Words of the Year for 2024 were particularly abstruse. For all the boomers who had to have Collins Dictionary’s “brat” explained to them (and remained agreeably uncomprehending) there was a corresponding mob of folk who fancy themselves at Scrabble only to be stumped by the Economist’s “kakistocracy”.
Readers are unlikely to die wondering, but brat was coined by pop artist Charli XCX to celebrate happy-go-lucky women too busy enjoying life to necessarily brush their hair or make their beds, and kakistocracy means governance by the very best. Just kidding. It means the opposite.
Clearly at a loss, Oxford University Press chose “brain rot” – a term lately used for the effect of online information overload, but otherwise hardly a novel coinage.
These bons mots will likely meet the fate of previous years’ winners, dating anyone who uses them and dwindling to obscure trivia quiz questions. “Riz” – short for charisma – was an It word of 2023 but has all but disappeared from its original youth habitat because, like “brat”, it is designed by its inventors to self-destruct.
The words each successive young generation coins to exclude and preferably annoy their parents evaporate or tarnish to cringeworthiness the minute anyone outside that demographic starts using them. Occasionally, a cancelled word slips through, as with “cool”, coined in the 50s/60s. It’s now so ubiquitous it’s no longer itself cool.
As for kakistocracy, beyond Scrabble, it will only be used by the extremely pretentious – with no offence intended to the sublime Economist, which has struggled with the re-election of Donald Trump and seems to have emitted this word as a cry for help.
Refreshingly, a December auction in New York provided a hitherto unknown old listicle that sparked some surprisingly modern reflection among its readers: a “Things I hate” list, typed and hand amended by the pioneering crime fiction writer Raymond Chandler.
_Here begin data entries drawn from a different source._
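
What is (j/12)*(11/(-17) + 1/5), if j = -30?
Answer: 19/17 ≈ 1.1176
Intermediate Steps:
(j/12)*(11/(-17) + 1/5) = (-30/12)*(11/(-17) + 1/5) = ((1/12)*(-30))*(11*(-1/17) + 1*(⅕)) = -5*(-11/17 + ⅕)/2 = -5/2*(-38/85) = 19/17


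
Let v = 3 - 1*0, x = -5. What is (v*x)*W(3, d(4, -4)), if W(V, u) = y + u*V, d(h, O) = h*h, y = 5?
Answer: -795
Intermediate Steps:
d(h, O) = h²
W(V, u) = 5 + V*u (W(V, u) = 5 + u*V = 5 + V*u)
v = 3 (v = 3 + 0 = 3)
(v*x)*W(3, d(4, -4)) = (3*(-5))*(5 + 3*4²) = -15*(5 + 3*16) = -15*(5 + 48) = -15*53 = -795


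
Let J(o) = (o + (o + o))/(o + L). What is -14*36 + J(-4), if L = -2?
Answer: -502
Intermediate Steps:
J(o) = 3*o/(-2 + o) (J(o) = (o + (o + o))/(o - 2) = (o + 2*o)/(-2 + o) = (3*o)/(-2 + o) = 3*o/(-2 + o))
-14*36 + J(-4) = -14*36 + 3*(-4)/(-2 - 4) = -504 + 3*(-4)/(-6) = -504 + 3*(-4)*(-⅙) = -504 + 2 = -502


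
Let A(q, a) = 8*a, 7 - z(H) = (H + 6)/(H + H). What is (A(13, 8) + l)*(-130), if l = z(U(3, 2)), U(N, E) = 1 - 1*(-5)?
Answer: -9100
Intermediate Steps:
U(N, E) = 6 (U(N, E) = 1 + 5 = 6)
z(H) = 7 - (6 + H)/(2*H) (z(H) = 7 - (H + 6)/(H + H) = 7 - (6 + H)/(2*H))
l = 6 (l = 13/2 - 3/6 = 13/2 - 3*1/6 = 13/2 - 1/2 = 6)
(A(13, 8) + l)*(-130) = (8*8 + 6)*(-130) = (64 + 6)*(-130) = 70*(-130) = -9100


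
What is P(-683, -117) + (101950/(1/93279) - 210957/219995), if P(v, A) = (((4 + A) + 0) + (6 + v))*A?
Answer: 2092127475956643/219995 ≈ 9.5099e+9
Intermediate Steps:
P(v, A) = A*(10 + A + v) (P(v, A) = ((4 + A) + (6 + v))*A = (10 + A + v)*A = A*(10 + A + v))
P(-683, -117) + (101950/(1/93279) - 210957/219995) = -117*(10 - 117 - 683) + (101950/(1/93279) - 210957/219995) = -117*(-790) + (101950/(1/93279) - 210957*1/219995) = 92430 + (101950*93279 - 210957/219995) = 92430 + (9509794050 - 210957/219995) = 92430 + 2092107141818793/219995 = 2092127475956643/219995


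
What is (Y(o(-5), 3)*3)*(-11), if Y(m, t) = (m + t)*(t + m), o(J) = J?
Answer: -132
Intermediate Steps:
Y(m, t) = (m + t)² (Y(m, t) = (m + t)*(m + t) = (m + t)²)
(Y(o(-5), 3)*3)*(-11) = ((-5 + 3)²*3)*(-11) = ((-2)²*3)*(-11) = (4*3)*(-11) = 12*(-11) = -132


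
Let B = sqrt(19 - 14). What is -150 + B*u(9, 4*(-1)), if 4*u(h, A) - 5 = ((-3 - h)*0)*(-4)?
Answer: -150 + 5*sqrt(5)/4 ≈ -147.20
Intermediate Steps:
u(h, A) = 5/4 (u(h, A) = 5/4 + (((-3 - h)*0)*(-4))/4 = 5/4 + (0*(-4))/4 = 5/4 + (1/4)*0 = 5/4 + 0 = 5/4)
B = sqrt(5) ≈ 2.2361
-150 + B*u(9, 4*(-1)) = -150 + sqrt(5)*(5/4) = -150 + 5*sqrt(5)/4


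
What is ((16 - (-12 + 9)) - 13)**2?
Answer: 36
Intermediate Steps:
((16 - (-12 + 9)) - 13)**2 = ((16 - 1*(-3)) - 13)**2 = ((16 + 3) - 13)**2 = (19 - 13)**2 = 6**2 = 36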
His novels and screenplay collaborations last century made him a literary and Hollywood deity. “Cool” barely begins to do justice to The Big Sleep, The Long Goodbye, The Blue Dahlia, Strangers on a Train and Double Indemnity.
Though a depressive and alcoholic, he remains an inspirational wordsmith. Even his black list, among personal documents auctioned, showed nuanced curmudgeonliness, specially towards the publishing and cinema realms he bestrode. He hated actors: “English caricatures of Americans” and “American caricatures of Englishmen”. He had conflicted emotions on poverty. He hated giving money to “panhandlers” because he felt “stung”, but hated not giving them money because he felt “cheap”.
Movies about people who couldn’t make any money annoyed him, as did stories of “ruttish” (lustful) rural dwellers – suggesting he did not find the Great Depression ‒ a big preoccupation of Hollywood ‒ a fit source of entertainment. Nor did he relish its sexy noir classics like The Postman Always Rings Twice. But he also hated “novels about people who make a lot of money”.
Perhaps his most resonant pen-piercings came when he fleshed out his dislike of “arty people” and “novels about arty people”: “Very short stories that are written as if they meant a hell of a lot, but which don’t mean a goddamn thing that you don’t put into them yourself”, and “People who talk as if they can’t imagine anyone not listening to them.”
What response would an observer of Chandler’s arch, worldly sensibility have to brat-dom and brain rot, let alone his country’s current kakistocracy? The very shortest of goodbyes.